ばたつき落下してきたところで、風の呪縛からとけたデイヴとダニエル、そしてラッセンの三人がかりで攻撃するが、見た目と違って体表面は固く、致命傷が与えられない。
暴れてのたうつ怪鳥に手をこまねいていると、黒い影が飛び込んできた。
心臓に一突き。
仰向けになった魔物の腹に飛び乗り、全体重をかけて深々と剣を突き刺す。
『ギヤァァァァ――――――――ッ!』
断末魔の叫びが響き渡り、木霊した。
山々と木々が騒ぐ。
それでもなお剣を押し込む少女の横顔は無表情なままで、じっと獲物の顔を見据えている。
『ヒュウゥゥゥ……』
魔物は目を見開いたままため息のようなものをついて息絶えた。
「どういうことだ、こりゃあ……」
自分たちと変わらぬ大きさの魔物の死骸を囲んで座り込む。
予想外の小型魔獣たちとの戦いと山登りで全員指一本動かせない程疲れ切っていた。
「ハドウィックにはこの手の魔物はいないんじゃなかったのかよう……」
額や腕から血を流しながらロビーは嗚咽する。
その隣で弟は息も絶え絶えに倒れていた。
今は助かった。
だが、次に襲われたら自分たちは確実に死ぬ。
「そうね。辺境伯と騎士団の尽力で襲われる可能性はずいぶん減ったけれど、お前たちは特別だから」
静かな声に、男たちは身構えた。
「お前たちが呑気に付けているそのお揃いのブローチ」
はっと全員マントを見る。
「それ、裏に魔物を呼び寄せる術式が書きこまれていたわ」
「な……。そんな。そんなはずは」
デイヴはとっさに頭を振るが、怪鳥の遺骸とエステルを目の当たりにしてなお、やみくもに否定するわけにもいかず、ブローチを外してみる。

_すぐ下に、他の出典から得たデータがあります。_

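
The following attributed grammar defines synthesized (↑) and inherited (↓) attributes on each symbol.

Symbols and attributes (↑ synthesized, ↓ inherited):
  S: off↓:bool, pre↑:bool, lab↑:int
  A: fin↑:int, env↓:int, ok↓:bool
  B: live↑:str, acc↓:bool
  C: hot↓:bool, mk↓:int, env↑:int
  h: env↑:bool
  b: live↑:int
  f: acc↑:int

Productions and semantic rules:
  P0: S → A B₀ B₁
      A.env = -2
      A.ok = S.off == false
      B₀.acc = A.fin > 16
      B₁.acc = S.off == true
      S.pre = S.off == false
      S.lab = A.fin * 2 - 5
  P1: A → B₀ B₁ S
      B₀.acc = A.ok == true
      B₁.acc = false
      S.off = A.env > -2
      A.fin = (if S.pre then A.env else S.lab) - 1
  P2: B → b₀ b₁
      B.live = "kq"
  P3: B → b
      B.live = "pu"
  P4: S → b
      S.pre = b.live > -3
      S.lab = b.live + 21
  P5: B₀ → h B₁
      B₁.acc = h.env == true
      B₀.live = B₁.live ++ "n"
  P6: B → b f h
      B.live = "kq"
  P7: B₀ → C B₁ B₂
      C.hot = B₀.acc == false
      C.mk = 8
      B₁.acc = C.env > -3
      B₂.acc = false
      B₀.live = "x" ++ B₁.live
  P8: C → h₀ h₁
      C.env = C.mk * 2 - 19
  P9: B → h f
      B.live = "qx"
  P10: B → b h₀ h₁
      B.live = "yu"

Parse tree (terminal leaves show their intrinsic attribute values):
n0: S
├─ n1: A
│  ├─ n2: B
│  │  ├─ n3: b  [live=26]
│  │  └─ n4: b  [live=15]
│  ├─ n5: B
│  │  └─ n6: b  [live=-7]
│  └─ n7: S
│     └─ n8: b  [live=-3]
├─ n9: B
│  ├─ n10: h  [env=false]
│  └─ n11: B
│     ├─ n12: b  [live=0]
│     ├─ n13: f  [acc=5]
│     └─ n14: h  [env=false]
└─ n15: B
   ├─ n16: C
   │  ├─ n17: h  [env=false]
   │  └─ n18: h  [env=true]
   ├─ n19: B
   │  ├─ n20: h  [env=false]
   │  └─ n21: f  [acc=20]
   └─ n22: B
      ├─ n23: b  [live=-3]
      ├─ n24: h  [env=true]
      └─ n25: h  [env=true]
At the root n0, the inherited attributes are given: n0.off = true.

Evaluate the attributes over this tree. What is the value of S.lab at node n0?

29

1. n0.off = true  [given at root]
2. n1.env = -2  [-2]
3. n1.ok = false  [S.off == false]
4. n2.acc = false  [A.ok == true]
5. n3.live = 26  [terminal]
6. n4.live = 15  [terminal]
7. n2.live = "kq"  ["kq"]
8. n5.acc = false  [false]
9. n6.live = -7  [terminal]
10. n5.live = "pu"  ["pu"]
11. n7.off = false  [A.env > -2]
12. n8.live = -3  [terminal]
13. n7.pre = false  [b.live > -3]
14. n7.lab = 18  [b.live + 21]
15. n1.fin = 17  [(if S.pre then A.env else S.lab) - 1]
16. n9.acc = true  [A.fin > 16]
17. n10.env = false  [terminal]
18. n11.acc = false  [h.env == true]
19. n12.live = 0  [terminal]
20. n13.acc = 5  [terminal]
21. n14.env = false  [terminal]
22. n11.live = "kq"  ["kq"]
23. n9.live = "kqn"  [B₁.live ++ "n"]
24. n15.acc = true  [S.off == true]
25. n16.hot = false  [B₀.acc == false]
26. n16.mk = 8  [8]
27. n17.env = false  [terminal]
28. n18.env = true  [terminal]
29. n16.env = -3  [C.mk * 2 - 19]
30. n19.acc = false  [C.env > -3]
31. n20.env = false  [terminal]
32. n21.acc = 20  [terminal]
33. n19.live = "qx"  ["qx"]
34. n22.acc = false  [false]
35. n23.live = -3  [terminal]
36. n24.env = true  [terminal]
37. n25.env = true  [terminal]
38. n22.live = "yu"  ["yu"]
39. n15.live = "xqx"  ["x" ++ B₁.live]
40. n0.pre = false  [S.off == false]
41. n0.lab = 29  [A.fin * 2 - 5]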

裏面に指を滑らせてみると、細かな刻印があることに気付き呆然と肩を落とす。
「まさか……そんな……」
それを見たラッセンも慌ててブローチを外し、照明の魔石にかざすと、うっすらと幾何学模様の細かな図が刻印されているのが見えた。
「なんだよこれ。俺にはさっぱりわからんが今までハエのように魔物が寄ってきたのはこいつのせいだってのか?」
「ええそう。まあ単純なものだから雑魚しか寄り付かないけれど。砕いてしまえば大丈夫よ? 安物で良かったわね」
目の前の女を信じてよいのかどうか迷う。
怪鳥に致命傷を負わせ、息の根を止めたのはこの公女だ。
しかし今まで彼女のせいで五人の仲間を失った。
行動に一貫性がなさすぎる。
「ちっ……」
舌打ちしながらも、ラッセンはブローチを地面に置き、裏から剣を数度ぶつけて破壊した。
全員それにならう。
すると、確かに自分たちを囲んでいた不快なざわめきと気配が薄らいでいくのを感じた。
「あんた、なにがしたいんだ。なぜ俺たちを助けた」
「そうね。ちょっとは迷ったのよ? 公平に死を与えるか否か」
「はあ?」
くすりと笑って、エステルは突き刺した剣をそのままにひらりと怪鳥から飛び降り、すたすたと彼らの前を通り過ぎてまた頂に向かう。
「お待ちください、エステル様」
デイヴは後を追うが、エステルは軽い足取りでひらりひらりと岩を登っていき、指一本触れる事は叶わない。
「ねえその安物とは別に、その子を呼びよせる大掛かりな仕掛けを持たされていたようね、ダニエル・コンデレ」
男たちと十分な距離をとったところでエステルは振り向き、ダニエルを見下ろす。
「は……?」
「オリヴィア・ネルソンから何を貰ったの? お前」
遠くの空からまた魔物の叫び声が聞こえたような気がした。